The Mahabharata, one of India’s great epics, needs no introduction. Most of us know the story — narrated by seer Vyasa in Sanskrit, in some 1,00,000 two-line stanzas. As the preface states, the original 18-volumes are seven times as long as The Iliad and The Odyssey combined. It is about 12 times the length of the Bible.

The epic, with a main plot and hundreds of sub-plots, has been passed on orally for years — grandmothers narrating to their grandchildren. In the late-1980s, the entire nation was hooked on the Sunday morning mega-serial TV rendition by B.R. Chopra. I remember attending a friend’s

wedding in Kerala’s Gurvayoor temple where the ceremony was over in a blink, but most guests lingered on to join a large crowd watching the Draupadi vastra haran episode on a black and white television mounted on a stand just outside.

The Mahabharata, more than the Ramayana, fascinates most Indians cutting across linguistic, regional and caste affiliations. The Ramayana is a simple tale of an Aryan Prince establishing an order. The Mahabharata, on the other hand, is just not a story about the great war that was fought between the members of the same clan, being supported by all the kings and tribal chieftains that constituted Bharatavarsha. The epic details the Hindu version of the origin of earth, the cyclical four Yugas and talks about the prevailing customs through stories. Some of the stories could be fables like the churning of the ocean of nectar. But its message is clear. It not only provides the codes of laws — moral, ethical, customary and natural — that encompassed the civilisation that prevailed that time, but also provides an understanding of what constitutes the corpus of Hindu philosophy.

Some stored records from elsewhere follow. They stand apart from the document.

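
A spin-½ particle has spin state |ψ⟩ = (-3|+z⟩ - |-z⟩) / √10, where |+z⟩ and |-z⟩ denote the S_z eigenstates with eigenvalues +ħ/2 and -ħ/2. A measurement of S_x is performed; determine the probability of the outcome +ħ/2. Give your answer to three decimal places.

|+x⟩ = (|+z⟩ + |-z⟩)/√2, so ⟨+x|ψ⟩ = (-4) / (√2·√10).
P = |-4|² / 20 = 16/20.

0.800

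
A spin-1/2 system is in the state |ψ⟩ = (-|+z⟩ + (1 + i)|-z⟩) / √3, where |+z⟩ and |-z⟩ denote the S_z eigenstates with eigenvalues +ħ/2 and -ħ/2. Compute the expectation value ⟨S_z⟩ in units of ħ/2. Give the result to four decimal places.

⟨σ_z⟩ = |a|² - |b|² divided by |a|²+|b|², with a, b the |+z⟩, |-z⟩ amplitudes.
= (1 - 2)/3 = -1/3.
⟨S_z⟩ = (ħ/2)·⟨σ_z⟩.

-0.3333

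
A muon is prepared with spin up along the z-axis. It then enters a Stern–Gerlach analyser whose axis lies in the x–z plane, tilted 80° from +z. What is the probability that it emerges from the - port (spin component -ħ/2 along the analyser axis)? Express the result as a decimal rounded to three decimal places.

0.413

For spin-½, the probability of finding spin-up along an axis at angle θ to the initial spin direction is cos²(θ/2); spin-down is sin²(θ/2).
θ = 80°, so P = sin²(40°) ≈ 0.413.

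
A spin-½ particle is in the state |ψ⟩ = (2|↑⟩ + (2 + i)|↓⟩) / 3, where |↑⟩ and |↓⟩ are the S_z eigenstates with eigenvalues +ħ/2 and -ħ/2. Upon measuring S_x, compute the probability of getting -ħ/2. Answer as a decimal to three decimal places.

|-x⟩ = (|↑⟩ - |↓⟩)/√2, so ⟨-x|ψ⟩ = (-i) / (√2·3).
P = |-i|² / 18 = 1/18.

0.056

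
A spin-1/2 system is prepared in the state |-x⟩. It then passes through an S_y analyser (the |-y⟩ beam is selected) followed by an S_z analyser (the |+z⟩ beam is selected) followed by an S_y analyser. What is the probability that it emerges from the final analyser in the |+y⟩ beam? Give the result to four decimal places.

First analyser (S_y): from |-x⟩, P(|-y⟩) = 1/2.
After stage 1 the state is |-y⟩; P(|+z⟩) = |⟨+z|-y⟩|² = 1/2.
After stage 2 the state is |+z⟩; P(|+y⟩) = |⟨+y|+z⟩|² = 1/2.
Joint probability = 1/2 × 1/2 × 1/2 = 0.1250.

0.1250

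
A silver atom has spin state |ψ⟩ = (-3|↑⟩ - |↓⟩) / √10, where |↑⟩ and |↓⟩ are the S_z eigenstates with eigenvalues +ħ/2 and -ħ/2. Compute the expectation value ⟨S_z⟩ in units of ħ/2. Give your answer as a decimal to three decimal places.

⟨σ_z⟩ = |a|² - |b|² divided by |a|²+|b|², with a, b the |↑⟩, |↓⟩ amplitudes.
= (9 - 1)/10 = 8/10.
⟨S_z⟩ = (ħ/2)·⟨σ_z⟩.

0.800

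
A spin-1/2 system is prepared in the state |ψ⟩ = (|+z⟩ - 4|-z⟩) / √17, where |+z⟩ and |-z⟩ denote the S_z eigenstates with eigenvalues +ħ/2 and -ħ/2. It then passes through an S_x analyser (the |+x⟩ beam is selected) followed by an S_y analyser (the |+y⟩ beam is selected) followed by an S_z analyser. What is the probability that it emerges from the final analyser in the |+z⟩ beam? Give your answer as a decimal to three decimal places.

First analyser (S_x): P(|+x⟩) = |⟨+x|ψ⟩|² = 9/34.
After stage 1 the state is |+x⟩; P(|+y⟩) = |⟨+y|+x⟩|² = 1/2.
After stage 2 the state is |+y⟩; P(|+z⟩) = |⟨+z|+y⟩|² = 1/2.
Joint probability = 9/34 × 1/2 × 1/2 = 0.066.

0.066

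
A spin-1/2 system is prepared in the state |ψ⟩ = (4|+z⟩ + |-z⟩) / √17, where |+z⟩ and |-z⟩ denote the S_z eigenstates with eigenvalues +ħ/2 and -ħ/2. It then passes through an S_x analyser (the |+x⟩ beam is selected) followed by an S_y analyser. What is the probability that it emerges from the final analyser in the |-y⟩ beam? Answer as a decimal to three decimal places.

First analyser (S_x): P(|+x⟩) = |⟨+x|ψ⟩|² = 25/34.
After stage 1 the state is |+x⟩; P(|-y⟩) = |⟨-y|+x⟩|² = 1/2.
Joint probability = 25/34 × 1/2 = 0.368.

0.368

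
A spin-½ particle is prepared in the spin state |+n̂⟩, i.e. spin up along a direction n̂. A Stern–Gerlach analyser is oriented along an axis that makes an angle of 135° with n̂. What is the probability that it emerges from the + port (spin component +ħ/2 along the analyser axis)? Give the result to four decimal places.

0.1464

For spin-½, the probability of finding spin-up along an axis at angle θ to the initial spin direction is cos²(θ/2); spin-down is sin²(θ/2).
θ = 135°, so P = cos²(67.5°) ≈ 0.1464.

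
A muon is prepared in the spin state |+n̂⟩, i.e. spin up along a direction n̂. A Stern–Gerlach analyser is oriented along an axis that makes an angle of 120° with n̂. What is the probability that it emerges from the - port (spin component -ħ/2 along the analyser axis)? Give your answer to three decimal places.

For spin-½, the probability of finding spin-up along an axis at angle θ to the initial spin direction is cos²(θ/2); spin-down is sin²(θ/2).
θ = 120°, so P = sin²(60°) ≈ 0.750.

0.750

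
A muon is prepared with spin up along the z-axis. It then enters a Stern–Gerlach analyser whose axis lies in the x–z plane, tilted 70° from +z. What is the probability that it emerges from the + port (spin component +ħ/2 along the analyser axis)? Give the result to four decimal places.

0.6710

For spin-½, the probability of finding spin-up along an axis at angle θ to the initial spin direction is cos²(θ/2); spin-down is sin²(θ/2).
θ = 70°, so P = cos²(35°) ≈ 0.6710.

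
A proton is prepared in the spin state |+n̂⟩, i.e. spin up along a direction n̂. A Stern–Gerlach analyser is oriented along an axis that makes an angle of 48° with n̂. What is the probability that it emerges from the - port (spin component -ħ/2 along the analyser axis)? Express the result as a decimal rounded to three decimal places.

0.165

For spin-½, the probability of finding spin-up along an axis at angle θ to the initial spin direction is cos²(θ/2); spin-down is sin²(θ/2).
θ = 48°, so P = sin²(24°) ≈ 0.165.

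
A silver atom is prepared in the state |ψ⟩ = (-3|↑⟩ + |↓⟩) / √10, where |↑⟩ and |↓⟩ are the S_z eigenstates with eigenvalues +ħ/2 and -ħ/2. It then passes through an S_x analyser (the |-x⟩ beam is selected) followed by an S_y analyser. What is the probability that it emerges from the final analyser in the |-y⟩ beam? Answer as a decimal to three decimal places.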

The sacred Gita, around which the epic revolves — is the core of the sacred text. And in between, the epic also has the chapters — the conversation between Yudhistir and Yaksha on life and death and the grand patriarch of the family, Bheesma talking about Raja dharma and Rashtra dharma from his arrow-ridden death-bed to the emperor Yudhisthir. Once you start, its unputdownable — a feeling you’d expect more when you’re poring through a whodunit. Talk about anything — the caste system, the fusion (mixture of races, castes and languages), love stories, illegitimate kids, friendships, words of honour, tribals, Rakshashas (demons), diplomacy, intrigue, treachery, cold-blooded murders — the epic has it all. It is, quite simply, a fascinating story.

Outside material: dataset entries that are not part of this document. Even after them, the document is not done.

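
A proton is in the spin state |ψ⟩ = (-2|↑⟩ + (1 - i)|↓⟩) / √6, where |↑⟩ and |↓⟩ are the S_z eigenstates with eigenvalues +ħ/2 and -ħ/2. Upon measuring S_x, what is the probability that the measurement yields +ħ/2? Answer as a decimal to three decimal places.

0.167

|+x⟩ = (|↑⟩ + |↓⟩)/√2, so ⟨+x|ψ⟩ = (-1 - i) / (√2·√6).
P = |-1 - i|² / 12 = 2/12.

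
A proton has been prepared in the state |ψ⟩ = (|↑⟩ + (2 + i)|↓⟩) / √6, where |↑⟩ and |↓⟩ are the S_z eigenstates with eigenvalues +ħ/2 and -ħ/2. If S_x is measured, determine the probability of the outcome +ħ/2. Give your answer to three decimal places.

0.833

|+x⟩ = (|↑⟩ + |↓⟩)/√2, so ⟨+x|ψ⟩ = (3 + i) / (√2·√6).
P = |3 + i|² / 12 = 10/12.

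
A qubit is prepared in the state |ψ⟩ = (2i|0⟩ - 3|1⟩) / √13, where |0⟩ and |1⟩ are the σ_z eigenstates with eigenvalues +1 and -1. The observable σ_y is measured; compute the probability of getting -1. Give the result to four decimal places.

0.0385

|-y⟩ = (|0⟩ - i|1⟩)/√2, so ⟨-y|ψ⟩ = (-i) / (√2·√13).
P = |-i|² / 26 = 1/26.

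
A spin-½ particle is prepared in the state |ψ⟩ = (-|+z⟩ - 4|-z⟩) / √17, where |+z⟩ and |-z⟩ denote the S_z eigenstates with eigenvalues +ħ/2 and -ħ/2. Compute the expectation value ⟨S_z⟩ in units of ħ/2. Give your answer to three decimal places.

-0.882

⟨σ_z⟩ = |a|² - |b|² divided by |a|²+|b|², with a, b the |+z⟩, |-z⟩ amplitudes.
= (1 - 16)/17 = -15/17.
⟨S_z⟩ = (ħ/2)·⟨σ_z⟩.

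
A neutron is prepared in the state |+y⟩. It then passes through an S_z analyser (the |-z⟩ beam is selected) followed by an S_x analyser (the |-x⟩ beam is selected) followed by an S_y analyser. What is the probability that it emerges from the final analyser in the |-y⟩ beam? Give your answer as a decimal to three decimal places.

0.125

First analyser (S_z): from |+y⟩, P(|-z⟩) = 1/2.
After stage 1 the state is |-z⟩; P(|-x⟩) = |⟨-x|-z⟩|² = 1/2.
After stage 2 the state is |-x⟩; P(|-y⟩) = |⟨-y|-x⟩|² = 1/2.
Joint probability = 1/2 × 1/2 × 1/2 = 0.125.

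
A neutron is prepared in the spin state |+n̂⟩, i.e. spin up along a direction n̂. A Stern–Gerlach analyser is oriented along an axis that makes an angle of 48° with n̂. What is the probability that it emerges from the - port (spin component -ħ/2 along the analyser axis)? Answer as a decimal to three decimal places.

0.165

For spin-½, the probability of finding spin-up along an axis at angle θ to the initial spin direction is cos²(θ/2); spin-down is sin²(θ/2).
θ = 48°, so P = sin²(24°) ≈ 0.165.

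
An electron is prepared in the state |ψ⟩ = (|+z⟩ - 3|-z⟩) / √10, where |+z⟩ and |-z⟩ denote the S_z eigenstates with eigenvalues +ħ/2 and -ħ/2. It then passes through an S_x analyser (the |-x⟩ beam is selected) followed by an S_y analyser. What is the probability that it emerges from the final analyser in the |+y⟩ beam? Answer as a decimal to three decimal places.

First analyser (S_x): P(|-x⟩) = |⟨-x|ψ⟩|² = 16/20.
After stage 1 the state is |-x⟩; P(|+y⟩) = |⟨+y|-x⟩|² = 1/2.
Joint probability = 16/20 × 1/2 = 0.400.

0.400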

There have been translated works in regional languages. I have had the privilege to read all the volumes — in Oriya. In English, however, there has been a dearth of translations which have covered the whole epic in a manner that is easy to read. Ramesh Menon’s two-part translated work of the Mahabharata is superb. Written in racy modern prose, it sustains the reader’s interest and the translation does not lose the original essence.